We can see that AmazonBot specifically got lost in this search page, with over 230.000 display attempts in a single day. So that explains a part of the high load, but why did the website issue outbound requests in response to that ?

Going through the outbound requests logs, I see hundreds of thousands of connections to three different IPs. I took the first one and thought I’d just visit it before doing a reverse DNS lookup :

I landed on a firefox HTTPS warning, telling me that the certificate wasn’t valid for the IP, but only for a spotify-owned subdomain. The other two IPs belonged to Bandcamp and Youtube.

The website uses player embeds for a few streaming providers, among which are YouTube, Spotify and Bandcamp. I googled a bit to learn about the engine’s oEmbed implementation. Basically, if you have an URL that is known to point to a provider capable and allow-listed to provide an iFrame snippet for some content, the CMS will fetch an URL at that provider to fetch the iFrame snippet.
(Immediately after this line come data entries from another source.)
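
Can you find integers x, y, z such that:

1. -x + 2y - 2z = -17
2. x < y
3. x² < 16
Yes

Take x = -1, y = 0, z = 9. Substituting into each constraint:
  (1) 1 + 2(0) - 2(9) = -17 ✓
  (2) -1 < 0 ✓
  (3) x² = (-1)² = 1, and 1 < 16 ✓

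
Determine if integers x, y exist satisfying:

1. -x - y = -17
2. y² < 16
Yes

Take x = 17, y = 0. Substituting into each constraint:
  (1) (-17) + 0 = -17 ✓
  (2) y² = (0)² = 0, and 0 < 16 ✓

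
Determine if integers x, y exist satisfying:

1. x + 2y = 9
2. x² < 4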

The goal is allowing the user to use a canonical URL for the content, while the streaming provider can sometimes update its integration code without the user changing it. Also, it is “easier” for an user to copy and paste an URL rather than an iFrame integration snippet. So, you paste in an<track or album ID> URL, and the website’s engine pings the given provider.

That explains the three outbound destinations. But surely, a CMS used by a community that large would cache those requests, wouldn’t it ?
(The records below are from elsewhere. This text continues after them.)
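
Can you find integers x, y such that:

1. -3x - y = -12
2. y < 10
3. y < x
Yes

Take x = 4, y = 0. Substituting into each constraint:
  (1) -3(4) + 0 = -12 ✓
  (2) 0 < 10 ✓
  (3) 0 < 4 ✓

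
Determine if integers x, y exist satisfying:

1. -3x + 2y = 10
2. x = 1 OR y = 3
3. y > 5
No

The full constraint system is jointly infeasible over the integers. Each constraint and what it forces:

  - -3x + 2y = 10: is a linear equation tying the variables together
  - x = 1 OR y = 3: forces a choice: either x = 1 or y = 3
  - y > 5: bounds one variable relative to a constant

Split on the disjunction (x = 1 OR y = 3):
  • If x = 1: with x = 1, every remaining term of the linear equation is divisible by 2, so the left side is ≡ 0 (mod 2); but the right side 13 ≡ 1 (mod 2). No integers can satisfy it.
  • If y = 3: this contradicts the bound y ≥ 6.
Both branches are infeasible, so the system has no integer solution.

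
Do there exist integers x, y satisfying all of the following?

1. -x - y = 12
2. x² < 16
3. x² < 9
Yes

Take x = 0, y = -12. Substituting into each constraint:
  (1) 0 + 12 = 12 ✓
  (2) x² = (0)² = 0, and 0 < 16 ✓
  (3) x² = (0)² = 0, and 0 < 9 ✓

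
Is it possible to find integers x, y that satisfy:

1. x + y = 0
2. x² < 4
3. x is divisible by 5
Yes

Take x = 0, y = 0. Substituting into each constraint:
  (1) 0 + 0 = 0 ✓
  (2) x² = (0)² = 0, and 0 < 4 ✓
  (3) 0 = 5 × 0, remainder 0 ✓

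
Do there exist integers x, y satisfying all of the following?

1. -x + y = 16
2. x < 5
Yes

Take x = -16, y = 0. Substituting into each constraint:
  (1) 16 + 0 = 16 ✓
  (2) -16 < 5 ✓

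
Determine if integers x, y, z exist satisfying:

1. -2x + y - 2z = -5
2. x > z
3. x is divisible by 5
Yes

Take x = 0, y = -7, z = -1. Substituting into each constraint:
  (1) -2(0) + (-7) - 2(-1) = -5 ✓
  (2) 0 > -1 ✓
  (3) 0 = 5 × 0, remainder 0 ✓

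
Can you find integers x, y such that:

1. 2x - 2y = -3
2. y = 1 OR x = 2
No

Even the single constraint (2x - 2y = -3) is infeasible over the integers.

  - 2x - 2y = -3: every term on the left is divisible by 2, so the LHS ≡ 0 (mod 2), but the RHS -3 is not — no integer solution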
Indeed, it does. I skimmed the source of the oEmbed implementation to be sure of that, and oEmbed integration results are indeed cached. So, why would the website issue requests for each page view, since that’s the only coherent hypothesis linking high bot traffic and high outbound request count ?
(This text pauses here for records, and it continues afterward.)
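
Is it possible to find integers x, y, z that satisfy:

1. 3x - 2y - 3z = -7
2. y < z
Yes

Take x = 2, y = 2, z = 3. Substituting into each constraint:
  (1) 3(2) - 2(2) - 3(3) = -7 ✓
  (2) 2 < 3 ✓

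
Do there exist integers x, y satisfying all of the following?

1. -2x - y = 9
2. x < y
Yes

Take x = -5, y = 1. Substituting into each constraint:
  (1) -2(-5) + (-1) = 9 ✓
  (2) -5 < 1 ✓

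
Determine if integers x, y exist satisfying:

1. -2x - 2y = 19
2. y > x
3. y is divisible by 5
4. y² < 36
No

Even the single constraint (-2x - 2y = 19) is infeasible over the integers.

  - -2x - 2y = 19: every term on the left is divisible by 2, so the LHS ≡ 0 (mod 2), but the RHS 19 is not — no integer solution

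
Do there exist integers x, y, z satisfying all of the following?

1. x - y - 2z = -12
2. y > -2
Yes

Take x = 0, y = 12, z = 0. Substituting into each constraint:
  (1) 0 + (-12) - 2(0) = -12 ✓
  (2) 12 > -2 ✓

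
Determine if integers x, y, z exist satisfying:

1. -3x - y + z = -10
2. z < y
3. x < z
Yes

Take x = 3, y = 5, z = 4. Substituting into each constraint:
  (1) -3(3) + (-5) + 4 = -10 ✓
  (2) 4 < 5 ✓
  (3) 3 < 4 ✓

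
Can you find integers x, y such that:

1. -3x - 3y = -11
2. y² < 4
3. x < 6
No

Even the single constraint (-3x - 3y = -11) is infeasible over the integers.

  - -3x - 3y = -11: every term on the left is divisible by 3, so the LHS ≡ 0 (mod 3), but the RHS -11 is not — no integer solution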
Well, posts are not written using the vanilla editor provided by the CMS, but with an alternative editing method, very popular in this CMS’s community, offering “custom fields” in an advanced way, to allow a website administrator to create structured content types. Looking a bit into those structured fields structure, I saw that indeed, oEmbed field types were used, but only for Spotify, YouTube and Bandcamp while the other providers used a regular text field that was converted to the right iFrame integration code by the website author.

I started to have a very strong suspicion that the “structured fields” plug-in did not use the correct oEmbed implementation provided by the CMS engine, but an alternative one that skipped caching. That would be a very dangerous default behavior, but who would be surprised of that in this ecosystem ?

A bit of googling landed me on this plug-in’s support forum, where someone asked this very question in February 2018.

Q : Is the Embed field result cached like it is when added in the content of a post? Or is a call made to the Embed service each time the page is loaded?
A : Unfortunately, a call is made each time.

Fortunately, there exists a way to bypass this behavior upon display. The AmazonBot continued getting lost for a while, but the outbound requests dropped to zero, and the website came back up and not overloaded at the exact time I stopped (well, added caching of those embed results) this behavior.

That leaves a few open questions though :

This kind of debug is quite hard to reason about, because it’s about discovering the source of unwanted behaviors that aren’t visible in user code. The average Elixir application I work on, even if it interacts with a lot of third-parties, does not spontaneously do things that it isn’t supposed to do. This leads to successive discoveries that are hard to believe, because why would a website do that ? The original author did not write code, nor intend, to DOS Spotify. This isn’t written anywhere.

It was fun to explore though and I’m suspecting a transition to an almost fully static website will help let go of these behaviors.